Изменить размер шрифта - +
Мне повезло. Я купил развалюху в переулке моего детства, против бабушкиного дома, в котором в ту пору жила одна из моих теток, Апраксинья Ильинична. Здесь мне хорошо работается, за период сибирского «сидения» я успел много сделать. Начал и надеюсь закончить давно задуманный роман о войне. Все, написанное в Сибири, широко обсуждалось, печаталось, интервьюировалось, поэтому я не буду останавливаться на моем сибирском периоде.

Коли я назвал свою статью не столь выразительно, как бы мне хотелось, даже по-газетному казенно, позволю себе сухо порассуждать в конце ее о том предмете, которым занимаюсь, и разумеется, о времени, в котором жил и работал. Позволю задать себе и читателям «прямые» вопросы: кто мы? Что мы? Как жили? Как работали? Получилась ли польза от моего труда? И есть ли она, польза, вообще от труда творца, художника, мыслителя?

Есть, есть, не волнуйтесь! Была, есть и будет. Если б не искусство, не литература, не муки творцов, человечество давно бы уж опустилось на четвереньки, залезло бы в холодные пещеры — подыхать, потому как все время испытывало и испытывает неодолимое желание вернуться к зверю и довольно уже преуспело па этом пути. Если сегодня судить по облику и по духовному состоянию населения нашего обширного отечества, то оно уже, за малым исключением, близко к тому, чтобы потерять право называться человеком.

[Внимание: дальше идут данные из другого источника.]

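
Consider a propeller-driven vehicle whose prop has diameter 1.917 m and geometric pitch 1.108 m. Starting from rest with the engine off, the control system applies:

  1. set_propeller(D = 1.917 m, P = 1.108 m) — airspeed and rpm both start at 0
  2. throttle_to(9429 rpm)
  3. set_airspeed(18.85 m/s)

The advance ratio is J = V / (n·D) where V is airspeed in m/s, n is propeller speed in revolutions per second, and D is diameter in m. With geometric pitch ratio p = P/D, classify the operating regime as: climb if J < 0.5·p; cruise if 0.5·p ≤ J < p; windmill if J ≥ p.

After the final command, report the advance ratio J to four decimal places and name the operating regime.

J = 0.0626, regime = climb

set_propeller: D = 1.917 m, P = 1.108 m (p = P/D = 0.577986); state ← (V=0, rpm=0)
throttle_to(9429): rpm ← 9429
set_airspeed(18.85): V ← 18.85 m/s
final state: V = 18.85 m/s, rpm = 9429 → n = rpm/60 = 157.150000 rev/s
J = V / (n·D) = 18.85 / (157.150000 × 1.917) = 0.062571
regime bands: climb J<0.2890 | cruise [0.2890, 0.5780) | windmill J≥0.5780
J = 0.0626 → climb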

Всю жизнь учился и учусь на писателя. Сперва писал полурассказы, постепенно овладевая навыками рассказчика, подступая к этой очень емкой форме литературного жанра, который в русской литературе исходит от устного рассказа и доведен гениями нашими до таких совершенств, что мировая новеллистика преклонялась и преклоняется перед русским рассказом. Сомерсет Моэм утверждал, что тот, кто в начале нынешнего века не подражал Чехову, не мог считаться в Англии новеллистом и вообще писателем.

Мне удалось написать с пяток рассказов, достойно представляющих этот жанр, и когда я начал овладевать более пространной формой — повестью, также блистательно освоенной русскими классиками, то первые мои повести тоже были рассказами: «Стародуб», «Звездопад», но более длинными или состоящими из главок-рассказов — «Перевал».

Впервые вплотную соприкоснувшись со сложностями объемного произведения — в «Краже», — я вконец запутался, не мог одолеть многие тонкости и преграды сюжетного произведения с ходу, как уже подучился делать в рассказах, особенно лирического и чисто изобразительного характера. Отдельные «номера», отступления, вставки-рассказы, биографии персонажей, смешные байки, пейзажи свершились и тут, в «Краже», но этого было мало для произведения, которое претендовало быть повестью, следовательно, должно было находиться на ближних подступах к роману. Я обязан был научиться думать вместе с моими героями, пропустить через себя, значит, через свою мысль сложности времени и судеб, действующих в нем. Без конца переписывал, марая листы повести, я не только и не столько шлифовал и отделывал текст «Кража» только на машинке перепечатывалась четырнадцать раз, — но истязал себя, выучиваясь врубаться в пласт более глубокий, исследуя действительность, психологически постигая характеры героев того времени.

Работая, чему-то подучился. Но с каким напряжением! С каким трудом! С какой тратой внутренней энергии! И все оттого, что с детства, как и многие из нас, советских литераторов, среди которых истинных писателей очень и очень мало, я, как и многие из совграждан, не научен был не только заниматься самоанализом, осмысливанием бытия человеческого, но и ни над чем думать не умел, прежде всего над жизнью и поступками своими, а не только всечеловеческими. Жил, как и многие из нас, механической жизнью: чего-то делал, ел, спал, иногда досыта, чаще — нет, иногда на мягком, иногда на досках, считал, что так, как есть, — должно и быть, все равно кто-то обо мне и за меня думает, заботится о том, чтобы хоть какой-то хлеб для еды, доски для спанья были, — можно ведь и на досках думать, что ты все равно живешь лучше всех, то есть думать то, чего тебе внушили, навязали, вдолбили.